After the coffee is washed and slow-dried at Sasaba, it is sent off to Wonberta’s warehouses in Addis Ababa in parchment form where it awaits final color sorting and processing before export. The company has its own trucks, warehouses, sorting, and processing facilities, meaning it is in control of every step.

This makes it easier to maintain high-quality standards all the way to export, ensuring that the fruity and vibrant flavors of Sasaba coffee make it safe and untouched to coffee enthusiasts around the world.

Sasaba and Trabocca

We cupped the Sasaba coffees in 2012 and were immediately attracted to the very pronounced, clean, and sweet profiles with strong stone-fruit flavors. A year later we visited the washing station during one of our field trips. Our Land Cruisers could not handle the rough road, so we left them behind and hopped on a Soviet-Era Kamas truck with a 6-wheel drive to reach Tsegaye’s station.

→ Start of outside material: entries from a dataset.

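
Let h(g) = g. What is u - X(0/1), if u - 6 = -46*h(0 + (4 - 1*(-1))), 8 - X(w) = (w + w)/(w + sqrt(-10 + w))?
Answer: -232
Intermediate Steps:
X(w) = 8 - 2*w/(w + sqrt(-10 + w)) (X(w) = 8 - (w + w)/(w + sqrt(-10 + w)) = 8 - 2*w/(w + sqrt(-10 + w)))
u = -224 (u = 6 - 46*(0 + (4 - 1*(-1))) = 6 - 46*(0 + (4 + 1)) = 6 - 46*(0 + 5) = 6 - 46*5 = 6 - 230 = -224)
u - X(0/1) = -224 - 2*(3*(0/1) + 4*sqrt(-10 + 0/1))/(0/1 + sqrt(-10 + 0/1)) = -224 - 2*(3*(0*1) + 4*sqrt(-10 + 0*1))/(0*1 + sqrt(-10 + 0*1)) = -224 - 2*(3*0 + 4*sqrt(-10 + 0))/(0 + sqrt(-10 + 0)) = -224 - 2*(0 + 4*sqrt(-10))/(0 + sqrt(-10)) = -224 - 2*(0 + 4*(I*sqrt(10)))/(0 + I*sqrt(10)) = -224 - 2*(0 + 4*I*sqrt(10))/(I*sqrt(10)) = -224 - 2*(-I*sqrt(10)/10)*4*I*sqrt(10) = -224 - 1*8 = -224 - 8 = -232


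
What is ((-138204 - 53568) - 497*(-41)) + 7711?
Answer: -163684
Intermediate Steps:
((-138204 - 53568) - 497*(-41)) + 7711 = (-191772 + 20377) + 7711 = -171395 + 7711 = -163684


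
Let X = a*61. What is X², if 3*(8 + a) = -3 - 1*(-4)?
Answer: 1968409/9 ≈ 2.1871e+5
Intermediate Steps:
a = -23/3 (a = -8 + (-3 - 1*(-4))/3 = -8 + (-3 + 4)/3 = -8 + (⅓)*1 = -8 + ⅓ = -23/3 ≈ -7.6667)
X = -1403/3 (X = -23/3*61 = -1403/3 ≈ -467.67)
X² = (-1403/3)² = 1968409/9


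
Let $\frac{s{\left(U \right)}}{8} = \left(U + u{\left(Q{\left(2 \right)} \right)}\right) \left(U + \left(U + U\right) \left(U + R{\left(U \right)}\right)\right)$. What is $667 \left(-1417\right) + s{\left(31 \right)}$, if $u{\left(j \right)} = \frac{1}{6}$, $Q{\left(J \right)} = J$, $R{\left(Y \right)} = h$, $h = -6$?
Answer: $-550943$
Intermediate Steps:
$R{\left(Y \right)} = -6$
$u{\left(j \right)} = \frac{1}{6}$
$s{\left(U \right)} = 8 \left(\frac{1}{6} + U\right) \left(U + 2 U \left(-6 + U\right)\right)$ ($s{\left(U \right)} = 8 \left(U + \frac{1}{6}\right) \left(U + \left(U + U\right) \left(U - 6\right)\right) = 8 \left(\frac{1}{6} + U\right) \left(U + 2 U \left(-6 + U\right)\right)$)
$667 \left(-1417\right) + s{\left(31 \right)} = 667 \left(-1417\right) + \frac{4}{3} \cdot 31 \left(-11 - 1984 + 12 \cdot 31^{2}\right) = -945139 + \frac{4}{3} \cdot 31 \left(-11 - 1984 + 12 \cdot 961\right) = -945139 + \frac{4}{3} \cdot 31 \left(-11 - 1984 + 11532\right) = -945139 + \frac{4}{3} \cdot 31 \cdot 9537 = -945139 + 394196 = -550943$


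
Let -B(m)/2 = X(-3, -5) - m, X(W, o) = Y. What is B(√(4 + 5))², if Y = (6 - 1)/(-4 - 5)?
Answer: 4096/81 ≈ 50.568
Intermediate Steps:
Y = -5/9 (Y = 5/(-9) = 5*(-⅑) = -5/9 ≈ -0.55556)
X(W, o) = -5/9
B(m) = 10/9 + 2*m (B(m) = -2*(-5/9 - m) = 10/9 + 2*m)
B(√(4 + 5))² = (10/9 + 2*√(4 + 5))² = (10/9 + 2*√9)² = (10/9 + 2*3)² = (10/9 + 6)² = (64/9)² = 4096/81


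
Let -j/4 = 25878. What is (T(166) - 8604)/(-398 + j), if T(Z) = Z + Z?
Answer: 4136/51955 ≈ 0.079607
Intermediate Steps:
j = -103512 (j = -4*25878 = -103512)
T(Z) = 2*Z
(T(166) - 8604)/(-398 + j) = (2*166 - 8604)/(-398 - 103512) = (332 - 8604)/(-103910) = -8272*(-1/103910) = 4136/51955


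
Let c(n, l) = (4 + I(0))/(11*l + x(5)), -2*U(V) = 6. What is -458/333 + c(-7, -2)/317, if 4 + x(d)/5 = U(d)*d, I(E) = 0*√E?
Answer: -1887566/1372293 ≈ -1.3755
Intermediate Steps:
U(V) = -3 (U(V) = -½*6 = -3)
I(E) = 0
x(d) = -20 - 15*d (x(d) = -20 + 5*(-3*d) = -20 - 15*d)
c(n, l) = 4/(-95 + 11*l) (c(n, l) = (4 + 0)/(11*l + (-20 - 15*5)) = 4/(11*l + (-20 - 75)) = 4/(11*l - 95) = 4/(-95 + 11*l))
-458/333 + c(-7, -2)/317 = -458/333 + (4/(-95 + 11*(-2)))/317 = -458*1/333 + (4/(-95 - 22))*(1/317) = -458/333 + (4/(-117))*(1/317) = -458/333 + (4*(-1/117))*(1/317) = -458/333 - 4/117*1/317 = -458/333 - 4/37089 = -1887566/1372293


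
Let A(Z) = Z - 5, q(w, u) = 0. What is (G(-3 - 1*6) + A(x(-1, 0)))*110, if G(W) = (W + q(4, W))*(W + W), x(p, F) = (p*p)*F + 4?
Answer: 17710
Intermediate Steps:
x(p, F) = 4 + F*p² (x(p, F) = p²*F + 4 = F*p² + 4 = 4 + F*p²)
A(Z) = -5 + Z
G(W) = 2*W² (G(W) = (W + 0)*(W + W) = W*(2*W) = 2*W²)
(G(-3 - 1*6) + A(x(-1, 0)))*110 = (2*(-3 - 1*6)² + (-5 + (4 + 0*(-1)²)))*110 = (2*(-3 - 6)² + (-5 + (4 + 0*1)))*110 = (2*(-9)² + (-5 + (4 + 0)))*110 = (2*81 + (-5 + 4))*110 = (162 - 1)*110 = 161*110 = 17710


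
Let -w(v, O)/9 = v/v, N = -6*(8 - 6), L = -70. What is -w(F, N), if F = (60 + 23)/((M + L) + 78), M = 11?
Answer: 9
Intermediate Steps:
N = -12 (N = -6*2 = -12)
F = 83/19 (F = (60 + 23)/((11 - 70) + 78) = 83/(-59 + 78) = 83/19 ≈ 4.3684)
w(v, O) = -9 (w(v, O) = -9*v/v = -9*1 = -9)
-w(F, N) = -1*(-9) = 9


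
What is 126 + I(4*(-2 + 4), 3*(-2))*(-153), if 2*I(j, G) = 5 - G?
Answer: -1431/2 ≈ -715.50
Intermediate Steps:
I(j, G) = 5/2 - G/2 (I(j, G) = (5 - G)/2 = 5/2 - G/2)
126 + I(4*(-2 + 4), 3*(-2))*(-153) = 126 + (5/2 - 3*(-2)/2)*(-153) = 126 + (5/2 - ½*(-6))*(-153) = 126 + (5/2 + 3)*(-153) = 126 + (11/2)*(-153) = 126 - 1683/2 = -1431/2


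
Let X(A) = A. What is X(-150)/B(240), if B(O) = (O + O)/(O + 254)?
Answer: -1235/8 ≈ -154.38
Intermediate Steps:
B(O) = 2*O/(254 + O) (B(O) = (2*O)/(254 + O) = 2*O/(254 + O))
X(-150)/B(240) = -150/(2*240/(254 + 240)) = -150/(2*240/494) = -150/(2*240*(1/494)) = -150/240/247 = -150*247/240 = -1235/8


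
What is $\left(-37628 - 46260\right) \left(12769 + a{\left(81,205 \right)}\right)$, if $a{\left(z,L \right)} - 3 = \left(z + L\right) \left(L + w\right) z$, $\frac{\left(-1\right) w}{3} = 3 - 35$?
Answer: $-586019589344$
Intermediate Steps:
$w = 96$ ($w = - 3 \left(3 - 35\right) = \left(-3\right) \left(-32\right) = 96$)
$a{\left(z,L \right)} = 3 + z \left(96 + L\right) \left(L + z\right)$ ($a{\left(z,L \right)} = 3 + \left(z + L\right) \left(L + 96\right) z = 3 + \left(L + z\right) \left(96 + L\right) z = 3 + \left(96 + L\right) \left(L + z\right) z = 3 + z \left(96 + L\right) \left(L + z\right)$)
$\left(-37628 - 46260\right) \left(12769 + a{\left(81,205 \right)}\right) = \left(-37628 - 46260\right) \left(12769 + \left(3 + 96 \cdot 81^{2} + 205 \cdot 81^{2} + 81 \cdot 205^{2} + 96 \cdot 205 \cdot 81\right)\right) = - 83888 \left(12769 + \left(3 + 96 \cdot 6561 + 205 \cdot 6561 + 81 \cdot 42025 + 1594080\right)\right) = - 83888 \left(12769 + \left(3 + 629856 + 1345005 + 3404025 + 1594080\right)\right) = - 83888 \left(12769 + 6972969\right) = \left(-83888\right) 6985738 = -586019589344$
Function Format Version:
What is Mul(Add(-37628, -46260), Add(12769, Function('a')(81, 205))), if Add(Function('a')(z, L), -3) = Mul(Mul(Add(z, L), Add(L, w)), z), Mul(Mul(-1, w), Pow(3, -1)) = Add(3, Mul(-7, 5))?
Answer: -586019589344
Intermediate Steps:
w = 96 (w = Mul(-3, Add(3, Mul(-7, 5))) = Mul(-3, Add(3, -35)) = Mul(-3, -32) = 96)
Function('a')(z, L) = Add(3, Mul(z, Add(96, L), Add(L, z))) (Function('a')(z, L) = Add(3, Mul(Mul(Add(z, L), Add(L, 96)), z)) = Add(3, Mul(Mul(Add(L, z), Add(96, L)), z)) = Add(3, Mul(Mul(Add(96, L), Add(L, z)), z)) = Add(3, Mul(z, Add(96, L), Add(L, z))))
Mul(Add(-37628, -46260), Add(12769, Function('a')(81, 205))) = Mul(Add(-37628, -46260), Add(12769, Add(3, Mul(96, Pow(81, 2)), Mul(205, Pow(81, 2)), Mul(81, Pow(205, 2)), Mul(96, 205, 81)))) = Mul(-83888, Add(12769, Add(3, Mul(96, 6561), Mul(205, 6561), Mul(81, 42025), 1594080))) = Mul(-83888, Add(12769, Add(3, 629856, 1345005, 3404025, 1594080))) = Mul(-83888, Add(12769, 6972969)) = Mul(-83888, 6985738) = -586019589344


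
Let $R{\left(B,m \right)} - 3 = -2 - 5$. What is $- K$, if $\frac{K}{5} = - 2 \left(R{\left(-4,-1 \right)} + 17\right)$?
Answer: $130$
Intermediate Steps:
$R{\left(B,m \right)} = -4$ ($R{\left(B,m \right)} = 3 - 7 = -4$)
$K = -130$ ($K = 5 \left(- 2 \left(-4 + 17\right)\right) = 5 \left(\left(-2\right) 13\right) = 5 \left(-26\right) = -130$)
$- K = \left(-1\right) \left(-130\right) = 130$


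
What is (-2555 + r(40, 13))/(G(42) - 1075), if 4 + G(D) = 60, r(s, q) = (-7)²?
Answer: 2506/1019 ≈ 2.4593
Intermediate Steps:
r(s, q) = 49
G(D) = 56 (G(D) = -4 + 60 = 56)
(-2555 + r(40, 13))/(G(42) - 1075) = (-2555 + 49)/(56 - 1075) = -2506/(-1019) = -2506*(-1/1019) = 2506/1019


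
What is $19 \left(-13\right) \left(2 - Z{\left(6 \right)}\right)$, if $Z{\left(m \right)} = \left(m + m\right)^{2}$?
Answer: $35074$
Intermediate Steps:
$Z{\left(m \right)} = 4 m^{2}$ ($Z{\left(m \right)} = \left(2 m\right)^{2} = 4 m^{2}$)
$19 \left(-13\right) \left(2 - Z{\left(6 \right)}\right) = 19 \left(-13\right) \left(2 - 4 \cdot 6^{2}\right) = - 247 \left(2 - 4 \cdot 36\right) = - 247 \left(2 - 144\right) = \left(-247\right) \left(-142\right) = 35074$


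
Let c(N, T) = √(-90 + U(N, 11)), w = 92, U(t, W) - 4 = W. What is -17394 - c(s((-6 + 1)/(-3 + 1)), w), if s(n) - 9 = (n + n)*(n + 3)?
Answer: -17394 - 5*I*√3 ≈ -17394.0 - 8.6602*I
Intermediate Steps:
U(t, W) = 4 + W
s(n) = 9 + 2*n*(3 + n) (s(n) = 9 + (n + n)*(n + 3) = 9 + (2*n)*(3 + n) = 9 + 2*n*(3 + n))
c(N, T) = 5*I*√3 (c(N, T) = √(-90 + (4 + 11)) = √(-90 + 15) = √(-75) = 5*I*√3)
-17394 - c(s((-6 + 1)/(-3 + 1)), w) = -17394 - 5*I*√3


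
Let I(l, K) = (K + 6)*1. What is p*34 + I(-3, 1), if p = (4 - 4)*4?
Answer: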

We arrived and Tsegaye welcomed us to Sasaba. Upon seeing how Tsegaye organized the production, we knew that Sasaba coffees had a lot of potential. We started to work together in 2013, and to this day Sasaba remains one of our finest Ethiopian coffees that we deliver to roasters worldwide.

Technical

Information

Region

guji

Certifications

Non-Certified

Processes

Natural, Washed

Varieties

Mixed Heirloom

Altitude

2150 - 2150 masl.

Producer

Tsegay Hagos Tesfaye

Traceability

of supply-chain

  1. 1. Sasaba smallholders


    507 smallholders, working in the hills of Kercha (Guji), collect cherries and deliver these to the Sasaba washing station.
  2. 2. Sasaba Washing Station


    At Sasaba Washing Station, cherries are pulped, fermented for 48 to 72 hours, and then dried for 7 to 8 days.
  3. 3. Sasaba Drying Station


    Besides washed coffees, Sasaba produces natural coffees that dry for 15, or even 20, days depending on the weather.
  4. 4. Wonberta Dry Mill


    Tsegay Hagos owns trucks, warehouses, and a dry mill in Addis Ababa to process the Sasaba coffee.
  5. 5. Wonberta General Import & Export PLC


    Tsegay also launched his own Addis Ababa-based export operation. Because Tsegay oversees the entire supply chain, he is able to ensure the quality we find each harvest.
  6. 6. Shipping line


    As Trabocca, we work directly (as opposed to via third parties) with ocean lines, transport providers, and warehouses to negotiate fair prices and timely service.
  7. 7. Warehouses


    Trabocca has long-standing, proven relationships with over 15 warehouses globally. The Sasaba coffee can be found in our USA and EU based warehouses.
  8. 8. Trabocca


    Besides selecting the finest Sasaba lots and providing logistical services, we check the quality of this coffee extensively. Type, stock, pre-shipment, and spot samples are all cupped by our Q Graders in Addis Ababa, Amsterdam, and Minneapolis.
  9. 9. You


    And finally, the Sasaba coffee arrives at your roasting facilities doorstep. Ready to be roasted and consumed by your audience.

Timeline

of Sasaba washing station

2005

Tsegaye establishes the Sasaba Washing Station.

2012

As Trabocca, we receive Sasaba samples that capture our attention.

2013

A few Trabocca team members visit Tsegay’s Sasaba and discuss how to work together.

2018

Tsegay submits coffees from a select group of smallholders. This micro-lot is featured in Trabocca’s 2018 Operation Cherry Red Auction.